A finales del siglo XIX proliferaron teorías sobre el genio artístico, una especie de desequilibrio mental hereditario que desembocaba en creación. El médico y antropólogo italiano Cesare Lombroso publicó Genio y locura después que coleccionara un grupo de materiales para su propuesta de “arte psiquiátrico”, escritos, dibujos y pinturas realizados por pacientes encerrados en hospitales mentales.
Si bien estos estudios no dan al traste con la verdadera espiritualidad de los artistas, motivó a la psicóloga clínica estadounidense Kay Redfield Jamison, autora de Touched with Fire (Tocados por el fuego) de 1993, un minucioso análisis sobre la relación entre los desórdenes maníaco-depresivos y los procesos creativos de varios prominentes artistas.

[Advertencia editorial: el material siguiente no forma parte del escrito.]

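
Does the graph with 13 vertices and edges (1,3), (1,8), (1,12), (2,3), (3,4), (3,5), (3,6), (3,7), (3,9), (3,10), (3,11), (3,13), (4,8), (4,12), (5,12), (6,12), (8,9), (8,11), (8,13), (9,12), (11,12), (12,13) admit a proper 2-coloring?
Yes. Partition: {1, 2, 4, 5, 6, 7, 9, 10, 11, 13}, {3, 8, 12}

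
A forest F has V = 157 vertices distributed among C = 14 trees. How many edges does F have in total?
143 (Each of the 14 component trees on V_i vertices has V_i - 1 edges; summing gives V - C = 157 - 14 = 143)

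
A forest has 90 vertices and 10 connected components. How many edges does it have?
80 (Each of the 10 component trees on V_i vertices has V_i - 1 edges; summing gives V - C = 90 - 10 = 80)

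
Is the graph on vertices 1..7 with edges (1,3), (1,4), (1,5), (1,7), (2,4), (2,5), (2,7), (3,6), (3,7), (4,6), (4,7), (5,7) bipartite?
No (odd cycle of length 3: 7 -> 1 -> 4 -> 7)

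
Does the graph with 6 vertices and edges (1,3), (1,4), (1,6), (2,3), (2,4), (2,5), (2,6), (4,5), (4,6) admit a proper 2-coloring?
No (odd cycle of length 3: 4 -> 1 -> 6 -> 4)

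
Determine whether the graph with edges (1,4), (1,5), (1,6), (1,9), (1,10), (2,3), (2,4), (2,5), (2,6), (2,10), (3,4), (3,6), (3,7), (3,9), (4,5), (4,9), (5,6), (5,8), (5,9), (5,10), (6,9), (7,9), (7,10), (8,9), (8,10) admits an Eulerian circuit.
No (10 vertices have odd degree: {1, 2, 3, 4, 5, 6, 7, 8, 9, 10}; Eulerian circuit requires 0)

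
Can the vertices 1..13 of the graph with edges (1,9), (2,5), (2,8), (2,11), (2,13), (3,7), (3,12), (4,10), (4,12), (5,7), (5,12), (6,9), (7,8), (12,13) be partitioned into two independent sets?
Yes. Partition: {1, 2, 6, 7, 10, 12}, {3, 4, 5, 8, 9, 11, 13}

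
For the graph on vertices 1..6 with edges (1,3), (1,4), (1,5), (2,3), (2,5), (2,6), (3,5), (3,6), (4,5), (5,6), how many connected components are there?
1 (components: {1, 2, 3, 4, 5, 6})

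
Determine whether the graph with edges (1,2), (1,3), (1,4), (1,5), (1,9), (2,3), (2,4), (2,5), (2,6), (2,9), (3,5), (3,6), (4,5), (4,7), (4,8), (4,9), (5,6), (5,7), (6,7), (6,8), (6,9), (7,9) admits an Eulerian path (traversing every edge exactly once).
Yes (the graph is connected and exactly 2 vertices have odd degree: {1, 9}; any Eulerian path must start and end at those)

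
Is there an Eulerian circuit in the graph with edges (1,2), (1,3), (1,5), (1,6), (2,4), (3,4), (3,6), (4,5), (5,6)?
No (4 vertices have odd degree: {3, 4, 5, 6}; Eulerian circuit requires 0)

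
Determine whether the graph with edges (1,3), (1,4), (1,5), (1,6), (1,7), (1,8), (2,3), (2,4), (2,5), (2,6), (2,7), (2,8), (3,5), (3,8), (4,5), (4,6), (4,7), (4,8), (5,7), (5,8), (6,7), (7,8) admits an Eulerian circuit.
Yes (the graph is connected and all 8 vertices have even degree)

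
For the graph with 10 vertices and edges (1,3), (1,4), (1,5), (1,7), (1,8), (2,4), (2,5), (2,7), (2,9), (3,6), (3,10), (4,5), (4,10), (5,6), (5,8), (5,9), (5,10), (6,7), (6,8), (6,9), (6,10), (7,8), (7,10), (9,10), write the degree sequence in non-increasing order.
[7, 6, 6, 5, 5, 4, 4, 4, 4, 3] (degrees: deg(1)=5, deg(2)=4, deg(3)=3, deg(4)=4, deg(5)=7, deg(6)=6, deg(7)=5, deg(8)=4, deg(9)=4, deg(10)=6)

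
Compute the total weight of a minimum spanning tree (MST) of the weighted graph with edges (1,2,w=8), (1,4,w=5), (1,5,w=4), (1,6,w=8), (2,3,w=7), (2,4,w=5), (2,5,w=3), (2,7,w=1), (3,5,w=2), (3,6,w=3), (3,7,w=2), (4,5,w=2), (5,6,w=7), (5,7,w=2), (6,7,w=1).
12 (MST edges: (1,5,w=4), (2,7,w=1), (3,5,w=2), (3,7,w=2), (4,5,w=2), (6,7,w=1); sum of weights 4 + 1 + 2 + 2 + 2 + 1 = 12)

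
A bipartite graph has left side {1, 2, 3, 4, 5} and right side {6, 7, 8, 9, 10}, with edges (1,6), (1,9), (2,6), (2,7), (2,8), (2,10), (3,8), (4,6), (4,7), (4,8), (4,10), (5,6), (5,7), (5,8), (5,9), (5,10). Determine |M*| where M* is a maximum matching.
5 (matching: (1,9), (2,10), (3,8), (4,7), (5,6); upper bound min(|L|,|R|) = min(5,5) = 5)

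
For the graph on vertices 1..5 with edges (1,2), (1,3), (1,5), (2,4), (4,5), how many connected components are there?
1 (components: {1, 2, 3, 4, 5})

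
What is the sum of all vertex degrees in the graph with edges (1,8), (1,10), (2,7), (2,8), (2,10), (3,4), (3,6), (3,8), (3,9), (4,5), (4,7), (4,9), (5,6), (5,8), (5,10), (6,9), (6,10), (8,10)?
36 (handshake: sum of degrees = 2|E| = 2 x 18 = 36)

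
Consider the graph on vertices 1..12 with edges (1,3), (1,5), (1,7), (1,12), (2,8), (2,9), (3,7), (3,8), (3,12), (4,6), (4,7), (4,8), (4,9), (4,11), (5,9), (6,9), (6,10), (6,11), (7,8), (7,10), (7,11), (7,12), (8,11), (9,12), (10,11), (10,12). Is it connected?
Yes (BFS from 1 visits [1, 3, 5, 7, 12, 8, 9, 4, 10, 11, 2, 6] — all 12 vertices reached)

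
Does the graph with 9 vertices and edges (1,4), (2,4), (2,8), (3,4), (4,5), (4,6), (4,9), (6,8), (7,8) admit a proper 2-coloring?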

Algunos de los autores incluidos en este estudio son Charles Dickens, William Faulkner, Ralph Waldo Emerson, Baudelaire, Herman Hesse, Ernest Hemingway, John Keats, Edgar Allan Poe, Mark Twain, Robert Louis Stevenson, Virginia Woolf y Kurt Vonnegut.
Sin embargo, sería algo peor que un pecado de ingenuidad afirmar que una narrativa tan lúcida como la de Hemingway, por ejemplo, sea fruto de sus necesidades expresivas, y basta. Sería como asumir que cualquier esquizofrénico pudo legarnos El viejo y el mar. Pero, si todos ellos coinciden en trastornos de bipolaridad, esquizofrenia, psicosis, depresiones crónicas… ¿será que detrás de cada gran escritor se esconde la maldición de los suicidas?